Among those with daily or weekly angina at the start of the study, 50 per cent of those treated invasively were angina-free after a year, compared to 20 per cent of those treated with medications and lifestyle advice alone.

 An Australian expert’s opinion

The results of the study were presented November 16 at the American Heart Association’s Scientific Sessions 2019 in Philadelphia. Heart Foundation chief medical adviser and cardiologist Professor Garry Jennings was among the many heart specialists from around the world that attended.

Professor Jennings, responding to questions by email, told The New Daily: “This study does confirm previous studies with similar findings and the evidence base has been growing that best practice medical therapy can match the results of interventions for most people with stable angina.”

He said that previous studies were smaller and subject to both “scientific criticism and push back from the interventional field.” ISCHEMIA, however, is “adequately powered” and has been very well accepted so far.

He said: “It will be most interesting to see how much this impacts on practice as the existing evidence prior to ISCHEMIA was strong albeit not definitive but does not appear to have reduced the number of interventions for stable angina.”

How will patients respond to this news – and will the study lead to a change in clinical standard practice?

“A key factor is the alignment of patient wishes and practitioner incentives. When people see a picture of their narrowed coronary artery they want something done about it and they want it now,” Professor Jennings said.
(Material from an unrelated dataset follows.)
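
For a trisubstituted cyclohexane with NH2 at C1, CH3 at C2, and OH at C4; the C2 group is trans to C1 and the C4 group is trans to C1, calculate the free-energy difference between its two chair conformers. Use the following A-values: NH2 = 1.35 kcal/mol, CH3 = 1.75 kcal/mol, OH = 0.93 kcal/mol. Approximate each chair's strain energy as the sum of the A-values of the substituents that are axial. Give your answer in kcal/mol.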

“Misleading adverse publicity about statins does not help and to many patients lifelong medications and lifestyle measures seem mundane.
No doubt funders will be alert to these data and they are in a position to drive down utilisation of expensive procedures when simpler measures achieve similar outcomes.”

Professor Jennings said it was important to note the interventional arm did reduce persistent angina.

“It is also important that the evidence for interventions for acute cardiac syndromes, especially STEMI (ST-Elevation Myocardial Infarction, a serious kind of heart attack), has gone the other way with clear benefit for early intervention.”

What might the study mean in terms of costs of treatment?

“Clearly the impact is likely to be substantial if there is a big shift away from coronary interventions in people with exertional angina.”